Nebraska is not a state normally associated with soul and funk music, but then talent as deep as Josh Hoyer’s is a rare find. The 38-year-old Lincoln native displays his prodigious vocal and keyboard talents on his second recording, Living by the Minute, which drops this month. In addition to producing the album, he also wrote and arranged all of the music performed by his band The Shadowboxers, which includes a crack horn section.
Josh, a fan of Otis Redding, James Brown, and Curtis Mayfield, is a composer of songs so evocative listeners might mistake some, such as “The First One,” for classic standards instead of the contemporary observations of a Midwesterner. Most of the music on Living by the Minute was recorded live with minimal miking and engineering which contributes to the authentic emotional feel of the performances.
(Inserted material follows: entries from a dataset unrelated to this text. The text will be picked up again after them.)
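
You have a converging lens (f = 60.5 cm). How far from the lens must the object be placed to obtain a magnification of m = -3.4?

78.3 cm

m = −d_i/d_o ⇒ d_i = −m·d_o.
1/f = 1/d_o + 1/d_i = 1/d_o − 1/(m·d_o) = (1 − 1/m)/d_o, so d_o = f(1 − 1/m) = (60.50)(1 − 1/(-3.4)) = 78.3 cm.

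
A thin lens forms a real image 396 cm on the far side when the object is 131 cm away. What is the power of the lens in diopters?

d_i = +396 cm.
1/f = 1/d_o + 1/d_i = 1/(131) + 1/(396) = 0.01016 cm⁻¹.
f = 98.44 cm = 0.9844 m, so P = 1/f = +1.02 D.

P = +1.02 D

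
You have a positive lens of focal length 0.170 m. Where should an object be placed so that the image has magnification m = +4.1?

m = −d_i/d_o ⇒ d_i = −m·d_o.
1/f = 1/d_o + 1/d_i = 1/d_o − 1/(m·d_o) = (1 − 1/m)/d_o, so d_o = f(1 − 1/m) = (0.1700)(1 − 1/(+4.1)) = 0.129 m.

0.129 m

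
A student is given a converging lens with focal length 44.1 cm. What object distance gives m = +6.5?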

From the time Josh made his stage debut at age 4 singing “It Hurts So Good,” Josh knew what he wanted to do with his life. “I’ve always known deep down that I want to play music,” he says. “That’s my most honest way of living.” The infamous Zoo Bar in Lincoln also served as inspiration. “I’ve been going there since I was 21, and before that I listened through the vents in the back alley. A great number of musicians have been through there.”
After high school, Josh, who was at that time a self-described “wanna-be hippie,” took off in a van to watch music around the country. He spent time in Oregon, lived in a forest in Washington, and ended up in pre-Katrina New Orleans in 2002 where he discovered that music is a way of life. “When somebody dies, they play music. When somebody is born, they play music. When someone is married, they have a fucking parade and play music.”
Eventually he worked his way back to Lincoln where he obtained a degree in journalism. Asked why he did not study music in college, he replies, “When I go into a classroom for music, it takes all the magic away. Music is more about life experience than it is about knowing the theory of it.” He met and married his wife, Sarah, and they now have two daughters, 1 and 5 years old. When he is not on the road, he is a stay-at-home dad.
Fitting Josh’s music into any one genre would be an impossibility. While the band’s music is rooted in the blues, its foundation is not the traditional 1-4-5 chord progression. “That can be good, and that can be bad,” he says. “There are so many tastes and flavors; I like to incorporate a lot of them into what we do.”
The band’s experience at the International Blues Challenge in 2014 brought that home to him. While Josh made many connections in Memphis, he was frustrated with the comments that he was not playing blues. “Just because it’s not a shuffle doesn’t mean it’s not the blues,” he observes.
After that trip, Josh wrote “Misfit Children” which proclaims, “Just putting my foot down, ain’t buying in, ain’t going to change just so I can win, I got my mood right, I’m dressed so tight, I’m paying my dues… on down the road of misfit children.”
Josh’s music is hitting all the right notes with many people. He received an invitation to play the Salman Arm festival in British Columbia in August. “That moves me to know that people know of us. We’ve never been to Canada. I didn’t know anyone there was listening to us.” Josh and The Shadowboxers will be making their third appearance at the Big Blues Bender in Las Vegas in September and are on the bill for the Greeley Blues Jam in Colorado in June.
The six-piece band is embarking on a 4500-mile tour this month booked by Monterey International which will take them through several states including Louisiana, Florida, and North Carolina. “I’m excited about what could happen in 2015,” Josh says. “I just want to play.”